That is a question that we need to answer with detail. It all depends on the activities your company runs.
If you or the company owning the property is running some commercial activities and the property has been used in such activity, then you don’t have to pay capital gain tax. However, you must include the proceeds of the sale as part of your regular income for the purpose of the income tax payment.
If the property is not used in the commercial activities (what is also known as “affected to such activity”), then you must pay capital gain tax if you get some profits when you sell it.
Do I have to pay if I donate the property to anybody else or if the property is transferred by inheritance to my children or somebody else?
The answer is NO. In such cases, this tax is not paid, but the future transfer of the property may be negatively affected by the previous donation. It is always important to check this situation with the tax advisor, for a donation made just to avoid the present payment of capital gain tax is not always a good idea because it may affect future transfers.
Which is the rate to pay for such tax?
The rate is 15% of the Net profits. However, there is a kind of grandfathered clause in the law, which permits to apply a different rate (2.25% of the Gross price) if the transmitter acquired the property before July 1st, 2019.
How is the Gross Sale Price (transmission price) calculated for these purposes?
It is the real selling price minus:
- The costs of the investments and improvements made on the property sold
- The transfer taxes and costs paid for the transfer of the property.
- Notary fee and closing costs paid for the transfer of ownership.
The law does not state it, but in my opinion, a Real Estate Broker fee may also be deducted if it must be paid by the Seller.
How must the Seller calculate the acquirement price that must be deducted from the Gross Sale Price for the purpose of defining the profit?
To the real price paid for the property it must be added:
- The costs of the investments and improvements made on the property now sold.
- The transfer taxes and costs paid to buy the property.
- Notary fee and closing costs for the transfer of ownership.
Again, the law does not establish it, but in my opinion, a Real Estate Broker fee may also be deducted if it was paid when the property was bought or acquired.
Because of economic inflation, the acquirement value may be unreal and too low. Therefore, the law also allows to apply a formula to compensate such inflation and convert the old price into a present value. It is better to ask your accountant to apply this formula since they are very knowledgeable about the specific point.
Can I add other costs or taxes when calculating the real profit?
No. Only the ones mentioned in the law, which are the ones I mentioned in the 2 previous answers.

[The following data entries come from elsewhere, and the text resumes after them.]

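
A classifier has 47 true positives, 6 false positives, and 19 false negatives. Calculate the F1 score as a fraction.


Precision = 47/53 = 47/53. Recall = 47/66 = 47/66. F1 = 2*P*R/(P+R) = 94/119.

94/119


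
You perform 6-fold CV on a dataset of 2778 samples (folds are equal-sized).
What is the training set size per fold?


Each validation fold has 2778/6 = 463 samples. Training set = 2778 - 463 = 2315.

2315


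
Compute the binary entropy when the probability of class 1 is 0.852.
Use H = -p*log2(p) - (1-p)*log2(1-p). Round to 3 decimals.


H = -0.852*log2(0.852) - 0.148*log2(0.148) = 0.605.

0.605


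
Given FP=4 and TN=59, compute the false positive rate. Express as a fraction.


FPR = FP / (FP + TN) = 4 / 63 = 4/63.

4/63


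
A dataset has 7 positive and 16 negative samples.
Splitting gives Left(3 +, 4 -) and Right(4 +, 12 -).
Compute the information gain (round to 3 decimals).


H(parent) = 0.8865. H(left) = 0.9852, H(right) = 0.8113. Weighted = (7/23)*0.9852 + (16/23)*0.8113 = 0.8642. IG = 0.8865 - 0.8642 = 0.0223, which rounds to 0.022.

0.022


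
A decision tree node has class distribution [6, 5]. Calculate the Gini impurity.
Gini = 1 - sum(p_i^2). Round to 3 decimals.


Total = 11. Proportions: 6/11, 5/11. sum(p_i^2) = 0.5041. Gini = 1 - 0.5041 = 0.4959, which rounds to 0.496.

0.496


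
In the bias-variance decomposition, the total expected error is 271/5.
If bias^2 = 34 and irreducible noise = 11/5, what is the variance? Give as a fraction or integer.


Total error = bias^2 + variance + irreducible noise. So variance = 271/5 - 34 - 11/5 = 18.

18


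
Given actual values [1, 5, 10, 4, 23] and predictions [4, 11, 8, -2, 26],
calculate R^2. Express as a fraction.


Mean(y) = 43/5. SS_res = 94. SS_tot = 1506/5. R^2 = 1 - 94/(1506/5) = 518/753.

518/753


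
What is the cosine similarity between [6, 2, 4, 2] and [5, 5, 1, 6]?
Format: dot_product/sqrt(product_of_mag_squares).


dot = 56. |a|^2 = 60, |b|^2 = 87. cos = 56/sqrt(5220).

56/sqrt(5220)


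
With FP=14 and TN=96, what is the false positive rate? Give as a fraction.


FPR = FP / (FP + TN) = 14 / 110 = 7/55.

7/55


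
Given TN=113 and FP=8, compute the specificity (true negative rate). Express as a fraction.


Specificity = TN / (TN + FP) = 113 / 121 = 113/121.

113/121


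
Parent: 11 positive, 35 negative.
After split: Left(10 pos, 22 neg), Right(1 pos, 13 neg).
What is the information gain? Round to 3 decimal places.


H(parent) = 0.7936. H(left) = 0.8960, H(right) = 0.3712. Weighted = (32/46)*0.8960 + (14/46)*0.3712 = 0.7363. IG = 0.7936 - 0.7363 = 0.0573, which rounds to 0.057.

0.057


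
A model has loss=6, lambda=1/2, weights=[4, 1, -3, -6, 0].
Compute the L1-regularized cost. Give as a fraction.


L1 norm = sum(|w|) = 14. J = 6 + 1/2 * 14 = 13.

13


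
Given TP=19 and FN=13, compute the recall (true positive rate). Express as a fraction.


Recall = TP / (TP + FN) = 19 / 32 = 19/32.

19/32


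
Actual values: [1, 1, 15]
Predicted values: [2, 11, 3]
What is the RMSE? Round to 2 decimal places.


MSE = 81.6667. RMSE = sqrt(81.6667) = 9.04.

9.04


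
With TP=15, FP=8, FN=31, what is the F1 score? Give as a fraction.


Precision = 15/23 = 15/23. Recall = 15/46 = 15/46. F1 = 2*P*R/(P+R) = 10/23.

10/23


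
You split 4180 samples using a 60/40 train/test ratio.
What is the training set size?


Test set = 4180 * 40% = 1672. Training set = 4180 - 1672 = 2508.

2508


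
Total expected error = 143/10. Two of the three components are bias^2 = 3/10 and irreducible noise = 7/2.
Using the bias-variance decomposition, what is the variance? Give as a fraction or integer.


Total error = bias^2 + variance + irreducible noise. So variance = 143/10 - 3/10 - 7/2 = 21/2.

21/2


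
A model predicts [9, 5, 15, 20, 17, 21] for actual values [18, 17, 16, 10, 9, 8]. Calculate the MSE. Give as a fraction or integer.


MSE = (1/6) * ((18-9)^2=81 + (17-5)^2=144 + (16-15)^2=1 + (10-20)^2=100 + (9-17)^2=64 + (8-21)^2=169). Sum = 559. MSE = 559/6.

559/6


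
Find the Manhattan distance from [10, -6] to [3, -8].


d = sum of absolute differences: |10-3|=7 + |-6--8|=2 = 9.

9


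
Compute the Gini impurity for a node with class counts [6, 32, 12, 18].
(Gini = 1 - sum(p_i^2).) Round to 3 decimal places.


Total = 68. Proportions: 6/68, 32/68, 12/68, 18/68. sum(p_i^2) = 0.3304. Gini = 1 - 0.3304 = 0.6696, which rounds to 0.670.

0.670


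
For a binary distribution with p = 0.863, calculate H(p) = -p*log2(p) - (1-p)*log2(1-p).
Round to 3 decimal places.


H = -0.863*log2(0.863) - 0.137*log2(0.137) = 0.576.

0.576


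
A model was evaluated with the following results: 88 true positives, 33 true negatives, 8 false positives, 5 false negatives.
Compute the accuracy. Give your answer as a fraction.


Accuracy = (TP + TN) / (TP + TN + FP + FN) = (88 + 33) / 134 = 121/134.

121/134


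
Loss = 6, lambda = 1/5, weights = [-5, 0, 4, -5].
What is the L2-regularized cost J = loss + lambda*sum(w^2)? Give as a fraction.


L2 sq norm = sum(w^2) = 66. J = 6 + 1/5 * 66 = 96/5.

96/5


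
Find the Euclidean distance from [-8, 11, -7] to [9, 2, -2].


d = sqrt(sum of squared differences). (-8-9)^2=289, (11-2)^2=81, (-7--2)^2=25. Sum = 395.

sqrt(395)


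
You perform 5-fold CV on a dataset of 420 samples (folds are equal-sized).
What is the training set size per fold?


Each validation fold has 420/5 = 84 samples. Training set = 420 - 84 = 336.

336


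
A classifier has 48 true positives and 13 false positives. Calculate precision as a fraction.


Precision = TP / (TP + FP) = 48 / 61 = 48/61.

48/61


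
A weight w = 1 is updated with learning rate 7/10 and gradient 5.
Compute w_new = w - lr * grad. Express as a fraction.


w_new = 1 - 7/10 * 5 = 1 - 7/2 = -5/2.

-5/2


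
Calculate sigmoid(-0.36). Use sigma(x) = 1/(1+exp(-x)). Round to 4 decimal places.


sigma(-0.36) = 1/(1+e^(0.36)) = 1/(1+1.433329) = 1/2.433329 = 0.4110.

0.4110


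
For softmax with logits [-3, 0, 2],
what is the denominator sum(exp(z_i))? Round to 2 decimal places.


Denom = e^-3=0.0498 + e^0=1.0000 + e^2=7.3891. Sum = 8.4389, which rounds to 8.44.

8.44


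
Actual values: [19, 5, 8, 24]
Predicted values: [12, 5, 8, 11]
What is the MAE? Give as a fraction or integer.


MAE = (1/4) * (|19-12|=7 + |5-5|=0 + |8-8|=0 + |24-11|=13). Sum = 20. MAE = 5.

5


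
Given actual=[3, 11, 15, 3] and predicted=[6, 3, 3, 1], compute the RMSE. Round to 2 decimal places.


MSE = 55.2500. RMSE = sqrt(55.2500) = 7.43.

7.43


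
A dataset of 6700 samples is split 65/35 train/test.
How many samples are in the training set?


Test set = 6700 * 35% = 2345. Training set = 6700 - 2345 = 4355.

4355


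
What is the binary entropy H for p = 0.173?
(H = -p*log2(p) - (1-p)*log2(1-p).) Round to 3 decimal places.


H = -0.173*log2(0.173) - 0.827*log2(0.827) = 0.665.

0.665


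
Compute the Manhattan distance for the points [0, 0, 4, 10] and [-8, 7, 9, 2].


d = sum of absolute differences: |0--8|=8 + |0-7|=7 + |4-9|=5 + |10-2|=8 = 28.

28


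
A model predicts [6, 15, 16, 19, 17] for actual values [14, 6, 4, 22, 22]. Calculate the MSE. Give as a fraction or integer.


MSE = (1/5) * ((14-6)^2=64 + (6-15)^2=81 + (4-16)^2=144 + (22-19)^2=9 + (22-17)^2=25). Sum = 323. MSE = 323/5.

323/5


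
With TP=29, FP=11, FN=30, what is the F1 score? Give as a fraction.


Precision = 29/40 = 29/40. Recall = 29/59 = 29/59. F1 = 2*P*R/(P+R) = 58/99.

58/99


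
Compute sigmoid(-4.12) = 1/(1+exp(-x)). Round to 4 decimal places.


sigma(-4.12) = 1/(1+e^(4.12)) = 1/(1+61.559242) = 1/62.559242 = 0.0160.

0.0160


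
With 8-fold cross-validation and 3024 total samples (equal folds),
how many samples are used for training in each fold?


Each validation fold has 3024/8 = 378 samples. Training set = 3024 - 378 = 2646.

2646


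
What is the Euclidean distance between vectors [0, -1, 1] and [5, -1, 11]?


d = sqrt(sum of squared differences). (0-5)^2=25, (-1--1)^2=0, (1-11)^2=100. Sum = 125.

sqrt(125)


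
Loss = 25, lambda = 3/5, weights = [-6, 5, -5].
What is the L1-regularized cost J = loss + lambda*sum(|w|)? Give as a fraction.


L1 norm = sum(|w|) = 16. J = 25 + 3/5 * 16 = 173/5.

173/5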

You may add other costs and taxes only if we are not using the capital gain regime, but the income tax regime.
If one or both prices are in US Dollars, how must the calculation be made?

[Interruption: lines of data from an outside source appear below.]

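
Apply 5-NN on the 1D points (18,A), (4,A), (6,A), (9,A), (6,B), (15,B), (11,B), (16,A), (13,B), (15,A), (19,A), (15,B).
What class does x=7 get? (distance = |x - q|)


Distances: |18-7|=11, |4-7|=3, |6-7|=1, |9-7|=2, |6-7|=1, |15-7|=8, |11-7|=4, |16-7|=9, |13-7|=6, |15-7|=8, |19-7|=12, |15-7|=8. 5 nearest: (6,A), (6,B), (9,A), (4,A), (11,B). Counts: {'A': 3, 'B': 2}. Majority class: A.

A


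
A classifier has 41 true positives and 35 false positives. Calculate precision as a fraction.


Precision = TP / (TP + FP) = 41 / 76 = 41/76.

41/76


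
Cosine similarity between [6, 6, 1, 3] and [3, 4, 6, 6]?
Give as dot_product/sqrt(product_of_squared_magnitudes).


dot = 66. |a|^2 = 82, |b|^2 = 97. cos = 66/sqrt(7954).

66/sqrt(7954)


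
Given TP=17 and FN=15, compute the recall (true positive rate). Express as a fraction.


Recall = TP / (TP + FN) = 17 / 32 = 17/32.

17/32


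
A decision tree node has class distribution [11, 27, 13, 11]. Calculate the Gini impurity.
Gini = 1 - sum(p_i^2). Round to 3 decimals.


Total = 62. Proportions: 11/62, 27/62, 13/62, 11/62. sum(p_i^2) = 0.2966. Gini = 1 - 0.2966 = 0.7034, which rounds to 0.703.

0.703


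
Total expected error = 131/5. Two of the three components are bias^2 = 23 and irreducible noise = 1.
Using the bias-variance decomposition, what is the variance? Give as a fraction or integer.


Total error = bias^2 + variance + irreducible noise. So variance = 131/5 - 23 - 1 = 11/5.

11/5


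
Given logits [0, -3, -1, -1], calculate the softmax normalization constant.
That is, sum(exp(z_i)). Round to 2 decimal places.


Denom = e^0=1.0000 + e^-3=0.0498 + e^-1=0.3679 + e^-1=0.3679. Sum = 1.7856, which rounds to 1.79.

1.79


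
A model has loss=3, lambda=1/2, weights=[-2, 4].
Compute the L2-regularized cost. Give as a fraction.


L2 sq norm = sum(w^2) = 20. J = 3 + 1/2 * 20 = 13.

13


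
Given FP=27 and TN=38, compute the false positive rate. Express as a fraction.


FPR = FP / (FP + TN) = 27 / 65 = 27/65.

27/65


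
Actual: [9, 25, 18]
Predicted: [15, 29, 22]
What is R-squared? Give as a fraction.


Mean(y) = 52/3. SS_res = 68. SS_tot = 386/3. R^2 = 1 - 68/(386/3) = 91/193.

91/193


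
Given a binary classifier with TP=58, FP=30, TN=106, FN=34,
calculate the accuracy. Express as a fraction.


Accuracy = (TP + TN) / (TP + TN + FP + FN) = (58 + 106) / 228 = 41/57.

41/57


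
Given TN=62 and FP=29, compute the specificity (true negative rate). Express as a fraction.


Specificity = TN / (TN + FP) = 62 / 91 = 62/91.

62/91


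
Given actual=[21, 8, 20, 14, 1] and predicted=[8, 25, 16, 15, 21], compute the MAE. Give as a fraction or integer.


MAE = (1/5) * (|21-8|=13 + |8-25|=17 + |20-16|=4 + |14-15|=1 + |1-21|=20). Sum = 55. MAE = 11.

11


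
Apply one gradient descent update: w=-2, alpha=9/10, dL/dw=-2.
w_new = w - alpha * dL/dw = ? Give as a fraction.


w_new = -2 - 9/10 * -2 = -2 - -9/5 = -1/5.

-1/5


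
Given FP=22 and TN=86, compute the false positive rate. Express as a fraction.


FPR = FP / (FP + TN) = 22 / 108 = 11/54.

11/54


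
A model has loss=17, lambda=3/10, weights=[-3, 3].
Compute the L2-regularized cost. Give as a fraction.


L2 sq norm = sum(w^2) = 18. J = 17 + 3/10 * 18 = 112/5.

112/5


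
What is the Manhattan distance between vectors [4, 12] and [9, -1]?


d = sum of absolute differences: |4-9|=5 + |12--1|=13 = 18.

18


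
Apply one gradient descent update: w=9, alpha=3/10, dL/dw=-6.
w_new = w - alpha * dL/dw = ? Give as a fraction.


w_new = 9 - 3/10 * -6 = 9 - -9/5 = 54/5.

54/5


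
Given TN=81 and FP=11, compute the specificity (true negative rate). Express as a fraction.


Specificity = TN / (TN + FP) = 81 / 92 = 81/92.

81/92


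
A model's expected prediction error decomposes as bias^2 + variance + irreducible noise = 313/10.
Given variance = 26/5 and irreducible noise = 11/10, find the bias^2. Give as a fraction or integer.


Total error = bias^2 + variance + irreducible noise. So bias^2 = 313/10 - 26/5 - 11/10 = 25.

25


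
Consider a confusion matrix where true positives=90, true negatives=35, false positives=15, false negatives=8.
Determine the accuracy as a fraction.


Accuracy = (TP + TN) / (TP + TN + FP + FN) = (90 + 35) / 148 = 125/148.

125/148


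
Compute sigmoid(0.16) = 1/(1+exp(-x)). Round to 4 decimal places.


sigma(0.16) = 1/(1+e^(-0.16)) = 1/(1+0.852144) = 1/1.852144 = 0.5399.

0.5399


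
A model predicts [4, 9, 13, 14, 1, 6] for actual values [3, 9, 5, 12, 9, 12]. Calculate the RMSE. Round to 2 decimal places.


MSE = 28.1667. RMSE = sqrt(28.1667) = 5.31.

5.31


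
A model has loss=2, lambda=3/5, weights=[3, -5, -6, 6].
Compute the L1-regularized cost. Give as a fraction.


L1 norm = sum(|w|) = 20. J = 2 + 3/5 * 20 = 14.

14


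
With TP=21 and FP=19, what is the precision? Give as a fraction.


Precision = TP / (TP + FP) = 21 / 40 = 21/40.

21/40


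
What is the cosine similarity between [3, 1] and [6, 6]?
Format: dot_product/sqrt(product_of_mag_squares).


dot = 24. |a|^2 = 10, |b|^2 = 72. cos = 24/sqrt(720).

24/sqrt(720)


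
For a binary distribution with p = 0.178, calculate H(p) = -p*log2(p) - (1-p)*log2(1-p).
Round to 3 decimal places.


H = -0.178*log2(0.178) - 0.822*log2(0.822) = 0.676.

0.676


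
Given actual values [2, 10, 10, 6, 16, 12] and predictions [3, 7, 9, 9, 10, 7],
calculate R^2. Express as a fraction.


Mean(y) = 28/3. SS_res = 81. SS_tot = 352/3. R^2 = 1 - 81/(352/3) = 109/352.

109/352


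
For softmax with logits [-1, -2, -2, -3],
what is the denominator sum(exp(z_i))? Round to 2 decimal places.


Denom = e^-1=0.3679 + e^-2=0.1353 + e^-2=0.1353 + e^-3=0.0498. Sum = 0.6883, which rounds to 0.69.

0.69


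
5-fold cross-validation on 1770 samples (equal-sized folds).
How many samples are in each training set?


Each validation fold has 1770/5 = 354 samples. Training set = 1770 - 354 = 1416.

1416


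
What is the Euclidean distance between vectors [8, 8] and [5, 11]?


d = sqrt(sum of squared differences). (8-5)^2=9, (8-11)^2=9. Sum = 18.

sqrt(18)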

The current regulations require in these cases that all prices be converted into Colones at the selling exchange rate of the Central Bank of Costa Rica. ( www.bccr.fi.cr ) for the respective date.

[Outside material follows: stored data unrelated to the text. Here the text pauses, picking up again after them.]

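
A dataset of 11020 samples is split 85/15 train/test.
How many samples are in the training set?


Test set = 11020 * 15% = 1653. Training set = 11020 - 1653 = 9367.

9367


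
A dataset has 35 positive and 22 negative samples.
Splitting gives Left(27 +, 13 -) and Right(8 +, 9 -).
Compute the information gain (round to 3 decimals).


H(parent) = 0.9621. H(left) = 0.9097, H(right) = 0.9975. Weighted = (40/57)*0.9097 + (17/57)*0.9975 = 0.9359. IG = 0.9621 - 0.9359 = 0.0262, which rounds to 0.026.

0.026


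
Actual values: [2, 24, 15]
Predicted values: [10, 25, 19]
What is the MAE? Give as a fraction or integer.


MAE = (1/3) * (|2-10|=8 + |24-25|=1 + |15-19|=4). Sum = 13. MAE = 13/3.

13/3


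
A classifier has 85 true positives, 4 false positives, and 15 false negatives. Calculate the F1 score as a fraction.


Precision = 85/89 = 85/89. Recall = 85/100 = 17/20. F1 = 2*P*R/(P+R) = 170/189.

170/189


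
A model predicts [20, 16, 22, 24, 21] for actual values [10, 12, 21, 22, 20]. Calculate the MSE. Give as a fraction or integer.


MSE = (1/5) * ((10-20)^2=100 + (12-16)^2=16 + (21-22)^2=1 + (22-24)^2=4 + (20-21)^2=1). Sum = 122. MSE = 122/5.

122/5


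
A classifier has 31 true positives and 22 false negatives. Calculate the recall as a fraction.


Recall = TP / (TP + FN) = 31 / 53 = 31/53.

31/53


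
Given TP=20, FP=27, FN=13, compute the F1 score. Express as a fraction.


Precision = 20/47 = 20/47. Recall = 20/33 = 20/33. F1 = 2*P*R/(P+R) = 1/2.

1/2


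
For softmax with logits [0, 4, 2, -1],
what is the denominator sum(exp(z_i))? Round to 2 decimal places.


Denom = e^0=1.0000 + e^4=54.5982 + e^2=7.3891 + e^-1=0.3679. Sum = 63.3552, which rounds to 63.36.

63.36


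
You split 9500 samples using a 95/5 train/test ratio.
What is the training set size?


Test set = 9500 * 5% = 475. Training set = 9500 - 475 = 9025.

9025


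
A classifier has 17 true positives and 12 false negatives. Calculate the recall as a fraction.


Recall = TP / (TP + FN) = 17 / 29 = 17/29.

17/29


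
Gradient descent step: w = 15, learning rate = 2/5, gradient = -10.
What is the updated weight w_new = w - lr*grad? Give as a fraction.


w_new = 15 - 2/5 * -10 = 15 - -4 = 19.

19


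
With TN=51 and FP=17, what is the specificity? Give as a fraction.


Specificity = TN / (TN + FP) = 51 / 68 = 3/4.

3/4


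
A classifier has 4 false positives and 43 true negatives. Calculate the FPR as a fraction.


FPR = FP / (FP + TN) = 4 / 47 = 4/47.

4/47


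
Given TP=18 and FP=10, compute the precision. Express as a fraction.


Precision = TP / (TP + FP) = 18 / 28 = 9/14.

9/14


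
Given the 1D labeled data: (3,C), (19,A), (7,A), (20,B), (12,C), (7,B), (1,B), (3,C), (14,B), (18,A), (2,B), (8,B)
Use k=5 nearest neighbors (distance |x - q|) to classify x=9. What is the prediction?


Distances: |3-9|=6, |19-9|=10, |7-9|=2, |20-9|=11, |12-9|=3, |7-9|=2, |1-9|=8, |3-9|=6, |14-9|=5, |18-9|=9, |2-9|=7, |8-9|=1. 5 nearest: (8,B), (7,A), (7,B), (12,C), (14,B). Counts: {'B': 3, 'A': 1, 'C': 1}. Majority class: B.

B


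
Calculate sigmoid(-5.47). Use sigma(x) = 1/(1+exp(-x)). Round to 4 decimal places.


sigma(-5.47) = 1/(1+e^(5.47)) = 1/(1+237.460193) = 1/238.460193 = 0.0042.

0.0042


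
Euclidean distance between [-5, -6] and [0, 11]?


d = sqrt(sum of squared differences). (-5-0)^2=25, (-6-11)^2=289. Sum = 314.

sqrt(314)


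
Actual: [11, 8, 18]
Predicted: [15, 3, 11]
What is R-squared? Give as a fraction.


Mean(y) = 37/3. SS_res = 90. SS_tot = 158/3. R^2 = 1 - 90/(158/3) = -56/79.

-56/79


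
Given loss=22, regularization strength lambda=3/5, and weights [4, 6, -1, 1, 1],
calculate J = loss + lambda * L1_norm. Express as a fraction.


L1 norm = sum(|w|) = 13. J = 22 + 3/5 * 13 = 149/5.

149/5


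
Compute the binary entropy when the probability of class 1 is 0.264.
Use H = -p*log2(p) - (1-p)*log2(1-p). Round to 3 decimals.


H = -0.264*log2(0.264) - 0.736*log2(0.736) = 0.833.

0.833


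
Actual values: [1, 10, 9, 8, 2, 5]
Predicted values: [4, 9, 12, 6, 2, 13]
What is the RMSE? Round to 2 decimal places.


MSE = 14.5000. RMSE = sqrt(14.5000) = 3.81.

3.81


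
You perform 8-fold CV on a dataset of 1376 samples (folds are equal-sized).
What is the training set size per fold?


Each validation fold has 1376/8 = 172 samples. Training set = 1376 - 172 = 1204.

1204


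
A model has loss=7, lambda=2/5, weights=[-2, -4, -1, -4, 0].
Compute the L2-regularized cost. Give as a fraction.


L2 sq norm = sum(w^2) = 37. J = 7 + 2/5 * 37 = 109/5.

109/5


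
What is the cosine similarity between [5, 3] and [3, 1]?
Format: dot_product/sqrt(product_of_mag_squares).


dot = 18. |a|^2 = 34, |b|^2 = 10. cos = 18/sqrt(340).

18/sqrt(340)


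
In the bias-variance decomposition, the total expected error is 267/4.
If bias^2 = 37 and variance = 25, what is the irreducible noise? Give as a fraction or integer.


Total error = bias^2 + variance + irreducible noise. So irreducible noise = 267/4 - 37 - 25 = 19/4.

19/4


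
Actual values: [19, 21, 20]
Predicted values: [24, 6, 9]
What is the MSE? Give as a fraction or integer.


MSE = (1/3) * ((19-24)^2=25 + (21-6)^2=225 + (20-9)^2=121). Sum = 371. MSE = 371/3.

371/3


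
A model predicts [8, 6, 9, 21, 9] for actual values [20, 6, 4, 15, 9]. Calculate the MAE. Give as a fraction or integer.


MAE = (1/5) * (|20-8|=12 + |6-6|=0 + |4-9|=5 + |15-21|=6 + |9-9|=0). Sum = 23. MAE = 23/5.

23/5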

If the property was bought on July 1st, 2018 for a price of US$300,000.00, then this amount must be converted into CR colones according to the selling exchange rate in effect on July 1st, 2018.
If the property is sold later on May 15th, 2022 in the sum of US$450,000.00, then this amount must be converted into CR colones according to the selling exchange rate in effect on May 15th, 2022.
Based on these CR Colones values, we calculate the real profit.
Once the property is sold, when must I pay the capital gain tax (if any)?
The law requires that the tax be paid on or before the 15th day of the next month from closing date.
It is important to mention that these answers are just a guide to have a better approach to the subject, but it cannot be taken as a legal or tax advice since there are many small issues to take into consideration. Therefore, it is always important to check with your attorney, accountant and/or tax advisor.